Published online by Cambridge University Press: 04 May 2017
Gentlemen: The address that I am to make, in response to the gracious invitation of our eminent President, on this too burning and too present subject, will be a very simple and a very modest endeavor. Do not expect a doctrinal study, an exposition, or a critical appreciation of the conduct of the belligerents in the struggle that is being so desperately waged on both sides. The time has not yet come to pass reasoned judgment upon the acts which have been committed by certain belligerents and which are of such a nature as to humiliate us as men and to distress us as Frenchmen. I am speaking here in the name of the Institute as a whole. In addition, the Academy of Moral and Political Sciences, which is particularly well qualified in such matters by reason of the nature of its studies, has expressly commissioned me, as one of its members, to lay before you its protest against these abominable acts.
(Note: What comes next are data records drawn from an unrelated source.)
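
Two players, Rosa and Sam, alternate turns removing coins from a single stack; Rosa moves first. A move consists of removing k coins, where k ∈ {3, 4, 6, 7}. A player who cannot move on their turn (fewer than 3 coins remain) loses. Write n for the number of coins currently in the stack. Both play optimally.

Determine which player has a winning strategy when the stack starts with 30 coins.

Work bottom-up. With no move the player to move loses. Otherwise the position is W if at least one move leads to an L position for the opponent, and L if every move leads to a W.
n=0: no move → L
n=1: no move → L
n=2: no move → L
n=3: can move to 0, which is L ⇒ W
n=4: can move to 1, which is L ⇒ W
n=5: can move to 2, which is L ⇒ W
n=6: can move to 2, which is L ⇒ W
n=7: can move to 1, which is L ⇒ W
n=8: can move to 2, which is L ⇒ W
n=9: can move to 2, which is L ⇒ W
n=10: moves to 7(W), 6(W), 4(W), 3(W); every one is W ⇒ L
n=11: moves to 8(W), 7(W), 5(W), 4(W); every one is W ⇒ L
n=12: moves to 9(W), 8(W), 6(W), 5(W); every one is W ⇒ L
n=13: can move to 10, which is L ⇒ W
n=14: can move to 11, which is L ⇒ W
n=15: can move to 12, which is L ⇒ W
n=16: can move to 12, which is L ⇒ W
n=17: can move to 11, which is L ⇒ W
n=18: can move to 12, which is L ⇒ W
n=19: can move to 12, which is L ⇒ W
n=20: moves to 17(W), 16(W), 14(W), 13(W); every one is W ⇒ L
n=21: moves to 18(W), 17(W), 15(W), 14(W); every one is W ⇒ L
n=22: moves to 19(W), 18(W), 16(W), 15(W); every one is W ⇒ L
n=23: can move to 20, which is L ⇒ W
n=24: can move to 21, which is L ⇒ W
n=25: can move to 22, which is L ⇒ W
n=26: can move to 22, which is L ⇒ W
n=27: can move to 21, which is L ⇒ W
n=28: can move to 22, which is L ⇒ W
n=29: can move to 22, which is L ⇒ W
n=30: moves to 27(W), 26(W), 24(W), 23(W); every one is W ⇒ L
Every move from 30 reaches a W position, so the mover loses.

Sam wins.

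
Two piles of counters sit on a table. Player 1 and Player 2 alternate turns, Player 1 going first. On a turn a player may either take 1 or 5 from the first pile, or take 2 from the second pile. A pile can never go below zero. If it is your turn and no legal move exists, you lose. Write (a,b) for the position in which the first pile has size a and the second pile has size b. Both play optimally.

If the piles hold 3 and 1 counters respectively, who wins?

Label each position W (a win for the player to move) or L (a loss). A position with no legal move is L; any other position is W exactly when some move reaches an L, and L when every move reaches a W.
No move ever increases a pile, so every position that can arise here has a ≤ 3 and b ≤ 1; it is enough to label the cells with 0 ≤ a ≤ 3 and 0 ≤ b ≤ 1.
Every move lowers a or b (never raises either), so fill the grid row by row in increasing a, and left to right within a row: each cell's successors are then already labelled.
      b=0  b=1
a=0:    L    L
a=1:    W    W
a=2:    L    L
a=3:    W    W
Cells with no legal move (terminal, hence L): (0,0), (0,1).
The remaining L cells, each justified by listing all of its moves:
(2,0): the only move is to (1,0)(W), a W ⇒ L
(2,1): the only move is to (1,1)(W), a W ⇒ L
Every other cell has at least one move into one of the L cells above, so it is W.
From (3,1) Player 1 can move to (2,1), reaching an L position.

Player 1 wins.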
Can it be possible that mankind, whom we have considered civilized through the efforts of many centuries, has come to such a pass? I do not wish to say anything of a polemical nature, which is not in keeping in this place and at this time. I wish to confine myself to statements of a purely legal character. The brevity of the exposition may incline you to excuse its dryness.
1 Translated by George D. Gregory from the French original delivered at a meeting of the Institute of France, October 26, 1914, and published in the Journal Officiel of November 2, 1914.